Business risk management through the law was crucial in building out this nineteenth-century capitalist economy. The limited liability corporation, for instance, allowed for a massive expansion of passive investments, which provided necessary working capital for business. Charles William Eliot, the president of Harvard University, called this “the most effective legal invention for business purposes made in the nineteenth century.” Bankruptcy laws were introduced in the wake of nineteenth-century economic crises to allocate losses and help the economy move forward.

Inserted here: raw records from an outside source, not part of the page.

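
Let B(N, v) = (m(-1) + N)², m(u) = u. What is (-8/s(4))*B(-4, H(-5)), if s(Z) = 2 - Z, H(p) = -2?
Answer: 100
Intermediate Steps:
B(N, v) = (-1 + N)²
(-8/s(4))*B(-4, H(-5)) = (-8/(2 - 1*4))*(-1 - 4)² = (-8/(2 - 4))*(-5)² = (-8/(-2))*25 = -½*(-8)*25 = 4*25 = 100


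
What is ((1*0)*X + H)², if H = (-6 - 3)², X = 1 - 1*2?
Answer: 6561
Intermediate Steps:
X = -1 (X = 1 - 2 = -1)
H = 81 (H = (-9)² = 81)
((1*0)*X + H)² = ((1*0)*(-1) + 81)² = (0*(-1) + 81)² = (0 + 81)² = 81² = 6561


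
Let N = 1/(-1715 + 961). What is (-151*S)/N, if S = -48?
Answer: -5464992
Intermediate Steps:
N = -1/754 (N = 1/(-754) = -1/754 ≈ -0.0013263)
(-151*S)/N = (-151*(-48))/(-1/754) = 7248*(-754) = -5464992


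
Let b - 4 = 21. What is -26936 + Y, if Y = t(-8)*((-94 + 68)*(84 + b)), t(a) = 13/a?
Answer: -89323/4 ≈ -22331.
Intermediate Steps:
b = 25 (b = 4 + 21 = 25)
Y = 18421/4 (Y = (13/(-8))*((-94 + 68)*(84 + 25)) = (13*(-⅛))*(-26*109) = -13/8*(-2834) = 18421/4 ≈ 4605.3)
-26936 + Y = -26936 + 18421/4 = -89323/4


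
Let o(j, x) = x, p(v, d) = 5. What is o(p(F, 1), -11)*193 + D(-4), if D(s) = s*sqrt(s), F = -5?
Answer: -2123 - 8*I ≈ -2123.0 - 8.0*I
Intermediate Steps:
D(s) = s**(3/2)
o(p(F, 1), -11)*193 + D(-4) = -11*193 + (-4)**(3/2) = -2123 - 8*I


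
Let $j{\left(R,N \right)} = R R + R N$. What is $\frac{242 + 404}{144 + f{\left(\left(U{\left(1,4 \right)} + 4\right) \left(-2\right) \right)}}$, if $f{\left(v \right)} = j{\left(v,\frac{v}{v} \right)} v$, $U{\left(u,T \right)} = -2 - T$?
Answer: $\frac{323}{112} \approx 2.8839$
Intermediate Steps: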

As for social insurance specifically, the historian Michael Katz has documented that there has always been a mixed welfare state made up of private and public organizations throughout our country’s history. Outdoor relief, or cash assistance outside of institutions, was an early legal responsibility of American towns, counties, and parishes from colonial times through the early nineteenth century. During this period, these issues were usually dealt with through questions of “settlement.” A community had a responsibility to provide relief to its own needy, native members, defined as those who had a settlement there. This became increasingly difficult with an industrialized society, as people moved to and fro looking for work and were forced out of communities when they couldn’t find any.

The next major initiative was the construction of poorhouses by state governments, especially in the early nineteenth century. The central idea was that by forcing people in need of aid to live in poorhouses where living conditions were quite harsh, there would be fewer applicants. This ended up not being the case, as able-bodied people would still seek out these poorhouses, especially when work was slack and unemployment high. Worse, these institutions became the default support for orphans, the mentally ill, and the elderly without income or family to support them.




quote:

As the political scientist Theda Skocpol has documented, there were also multiple examples of state-issued social insurance programs before the New Deal. In the wake of the Civil War, Congress established an elaborate system of pensions for veterans. At its height in 1910, this de facto disability and old-age pension system delivered benefits to more than 25 percent of all American men over 65, accounting for a quarter of the federal government’s expenditures. Between 1911 and 1920, 40 states passed laws establishing “mothers’ pensions” for single women with children. These programs provided payments for needy widowed mothers in order to allow them to provide for their children.
Posted by HempHead
Big Sky Country
Member since Mar 2011
55558 posts
Posted on 3/24/14 at 2:53 pm to
quote:

From tariff walls to the continental railroad system to the educated workforce coming out of land-grant schools, the budding industrial power of the United States was always joined with the growth of the government.


Hearty lulz.

Tariffs helped build prosperity? For who? Makers of competing products, certainly not consumers.

Railroads were, at least at the beginning, government boondoggles, enjoying enormous protection and subsidization. It was not until well into the latter half of the 19th century that railroads were economically viable ventures for private investors.